Similarly, Thich Nhat Hanh’s writing on mindfulness isn’t an invitation to withdraw from the world and remain unaffected by it. The point of mindfulness is to put yourself in a position to have a larger impact on the world than you would be able to otherwise. “Our daily lives,” he writes in Being Peace, “the way we drink, what we eat, have to do with the world’s political situation. Meditation is to see deeply into things, to see how we can change, how we transform our situation.”
*******
Rumor runs he nursed on mare’s milk, Some say he’s into Zen.
Truth is he lives and breathes his work. The breaker in the pen. – Joel Nelson, The Breaker in the Pen
Being present, being mindful, and increasing our knowledge are all goals we have as horsemen. At a minimum, learning and practicing mindfulness as envisioned by Thich Nhat Hanh may give us some tools to make us better riders. It’s also been my experience that skills I’ve learned around horses have helped me in my mindfulness practice. Once you’ve been through a few wrecks with draft mules, mediating even a tense small claims case doesn’t trigger the same fight-or-flight response it might otherwise. Because of what he taught me, I am confident in saying that, if he’d ever set his mind to it, Thich Nhat Hanh was an excellent horseman.
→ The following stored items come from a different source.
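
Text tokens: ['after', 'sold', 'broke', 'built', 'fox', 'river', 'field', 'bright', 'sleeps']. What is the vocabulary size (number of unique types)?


Listing all tokens and tracking unique types:
  Token 1: 'after' -> NEW (unique so far: 1)
  Token 2: 'sold' -> NEW (unique so far: 2)
  Token 3: 'broke' -> NEW (unique so far: 3)
  Token 4: 'built' -> NEW (unique so far: 4)
  Token 5: 'fox' -> NEW (unique so far: 5)
  Token 6: 'river' -> NEW (unique so far: 6)
  Token 7: 'field' -> NEW (unique so far: 7)
  Token 8: 'bright' -> NEW (unique so far: 8)
  Token 9: 'sleeps' -> NEW (unique so far: 9)
Unique types: ('after', 'bright', 'broke', 'built', 'field', 'fox', 'river', 'sleeps', 'sold')
Vocabulary size: 9

9


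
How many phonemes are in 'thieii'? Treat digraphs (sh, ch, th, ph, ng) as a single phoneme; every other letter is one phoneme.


Parsing 'thieii' greedily, digraphs first:
  'th' -> digraph (1 consonant phoneme) (phonemes so far: 1)
  'i' -> vowel phoneme (phonemes so far: 2)
  'e' -> vowel phoneme (phonemes so far: 3)
  'i' -> vowel phoneme (phonemes so far: 4)
  'i' -> vowel phoneme (phonemes so far: 5)
Total phonemes: 5

5


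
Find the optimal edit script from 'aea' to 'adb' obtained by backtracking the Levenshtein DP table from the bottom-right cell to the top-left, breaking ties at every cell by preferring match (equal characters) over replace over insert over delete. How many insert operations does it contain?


Edit distance = 2. Backtracking from cell (3, 3) with preference match > replace > insert > delete,
then listing the resulting alignment 'aea' -> 'adb' left to right:
  Step 1: keep 'a'
  Step 2: replace e->d
  Step 3: replace a->b
Total insertions: 0

0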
The first mindfulness training is important to help us remain free people. Freedom is above all else freedom from our own notions and concepts. If we get caught in our notions and concepts, we can make ourselves suffer and we can also make those we love suffer. – from Nhat Hanh’s book, No Death, No Fear: Comforting Wisdom for Life.
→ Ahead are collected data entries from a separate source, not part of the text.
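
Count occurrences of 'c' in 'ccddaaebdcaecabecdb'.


Scanning 'ccddaaebdcaecabecdb' for 'c':
  Position 0: 'c' -> MATCH (count: 1)
  Position 1: 'c' -> MATCH (count: 2)
  Position 9: 'c' -> MATCH (count: 3)
  Position 12: 'c' -> MATCH (count: 4)
  Position 16: 'c' -> MATCH (count: 5)
Total occurrences of 'c': 5

5


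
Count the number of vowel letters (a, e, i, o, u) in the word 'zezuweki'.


Scanning each character of 'zezuweki':
  Position 1: 'z' -> consonant (running count: 0)
  Position 2: 'e' -> vowel (running count: 1)
  Position 3: 'z' -> consonant (running count: 1)
  Position 4: 'u' -> vowel (running count: 2)
  Position 5: 'w' -> consonant (running count: 2)
  Position 6: 'e' -> vowel (running count: 3)
  Position 7: 'k' -> consonant (running count: 3)
  Position 8: 'i' -> vowel (running count: 4)
Total vowels: 4

4


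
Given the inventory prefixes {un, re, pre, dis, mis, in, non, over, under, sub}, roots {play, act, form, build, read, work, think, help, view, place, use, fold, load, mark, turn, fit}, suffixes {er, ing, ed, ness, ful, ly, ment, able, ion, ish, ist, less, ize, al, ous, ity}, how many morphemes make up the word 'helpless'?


Segmenting 'helpless' against the inventory:
  'help' -> root (morpheme 1)
  'less' -> suffix (morpheme 2)
Total morphemes: 2

2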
Dear Curtis, thank you for an excellent piece of insight. Mindfulness is an essential part of really good horsemanship, in any saddle, in any riding tradition. The horses themselves teach us how to be in the here and now if we listen, but most of us also need the guidance of a great teacher . Thich Nhat Hanh’s wisdom has guided my horsemanship for years. His words are so simple, yet so profound.
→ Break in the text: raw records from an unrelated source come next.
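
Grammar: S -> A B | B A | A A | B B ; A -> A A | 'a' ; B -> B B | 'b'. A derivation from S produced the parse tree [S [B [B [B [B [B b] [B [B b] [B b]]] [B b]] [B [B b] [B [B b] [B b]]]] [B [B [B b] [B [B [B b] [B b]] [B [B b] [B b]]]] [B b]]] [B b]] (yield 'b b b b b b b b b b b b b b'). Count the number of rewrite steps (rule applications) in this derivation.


Every bracketed nonterminal node [X ...] in the tree is produced by exactly one rule application.
Reading the tree off as a leftmost derivation:
  Step 1: S  =>  B B   (applied S -> B B)
  Step 2: B B  =>  B B B   (applied B -> B B)
  Step 3: B B B  =>  B B B B   (applied B -> B B)
  Step 4: B B B B  =>  B B B B B   (applied B -> B B)
  Step 5: B B B B B  =>  B B B B B B   (applied B -> B B)
  Step 6: B B B B B B  =>  b B B B B B   (applied B -> b)
  Step 7: b B B B B B  =>  b B B B B B B   (applied B -> B B)
  Step 8: b B B B B B B  =>  b b B B B B B   (applied B -> b)
  Step 9: b b B B B B B  =>  b b b B B B B   (applied B -> b)
  Step 10: b b b B B B B  =>  b b b b B B B   (applied B -> b)
  Step 11: b b b b B B B  =>  b b b b B B B B   (applied B -> B B)
  Step 12: b b b b B B B B  =>  b b b b b B B B   (applied B -> b)
  Step 13: b b b b b B B B  =>  b b b b b B B B B   (applied B -> B B)
  Step 14: b b b b b B B B B  =>  b b b b b b B B B   (applied B -> b)
  Step 15: b b b b b b B B B  =>  b b b b b b b B B   (applied B -> b)
  Step 16: b b b b b b b B B  =>  b b b b b b b B B B   (applied B -> B B)
  Step 17: b b b b b b b B B B  =>  b b b b b b b B B B B   (applied B -> B B)
  Step 18: b b b b b b b B B B B  =>  b b b b b b b b B B B   (applied B -> b)
  Step 19: b b b b b b b b B B B  =>  b b b b b b b b B B B B   (applied B -> B B)
  Step 20: b b b b b b b b B B B B  =>  b b b b b b b b B B B B B   (applied B -> B B)
  Step 21: b b b b b b b b B B B B B  =>  b b b b b b b b b B B B B   (applied B -> b)
  Step 22: b b b b b b b b b B B B B  =>  b b b b b b b b b b B B B   (applied B -> b)
  Step 23: b b b b b b b b b b B B B  =>  b b b b b b b b b b B B B B   (applied B -> B B)
  Step 24: b b b b b b b b b b B B B B  =>  b b b b b b b b b b b B B B   (applied B -> b)
  Step 25: b b b b b b b b b b b B B B  =>  b b b b b b b b b b b b B B   (applied B -> b)
  Step 26: b b b b b b b b b b b b B B  =>  b b b b b b b b b b b b b B   (applied B -> b)
  Step 27: b b b b b b b b b b b b b B  =>  b b b b b b b b b b b b b b   (applied B -> b)
Final yield: b b b b b b b b b b b b b b
Total rewrite steps: 27

27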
I love that you have brought mindfulness and meditation into your horsemanship. The teachings of Thich Nhat Hanh are a wonderful portal for us Westerners. However, your statement; “Until recently, horsemanship has always been a means to achieve an end…” should read; “Until recently, WESTERN horsemanship has always been a means to achieve an end…”. Classical riding has been thus evolved for centuries. Have a look at Nuno Oliveira, Alois Podhajsky, Dominique Barbier – there are many. It has been a beautiful thing that the western riding world has evolved in a way that is much kinder, gentler and more horse-centric Sadly, many in the western riding world see some of the Dressage riders and think that that is classical riding. Many of those in competition are horrific examples of what should be the highest level of communication with a horse. I started out in Little Britches Rodeo in the 1960’s so I’ve seen the worst and have watched it change – thankfully – but we mustn’t disregard history and those who truly paved the way.
Hi Janet,
I’ve read riding treatises from the Renaissance up through the Baroque period, and so I include those classical disciplines in my statement mostly because in the introductions to those treatises there’s almost always a section devoted to explaining to the reader why they should study horsemanship. So although those schools were not primarily focused on combat, traveling, or fox hunting, they present horsemanship as a means to make their students better at whatever they were going to do. This tradition extends back to Xenophon. So even if pursuing horsemanship for the sake of horsemanship is around 200 years old, the thousands of years preceding make it a relatively new phenomenon.
Thanks for letting me clarify my statement.
Wouldn’t it be nice if all horse training was thought of as meditation and non-violent communication and conflict resolution.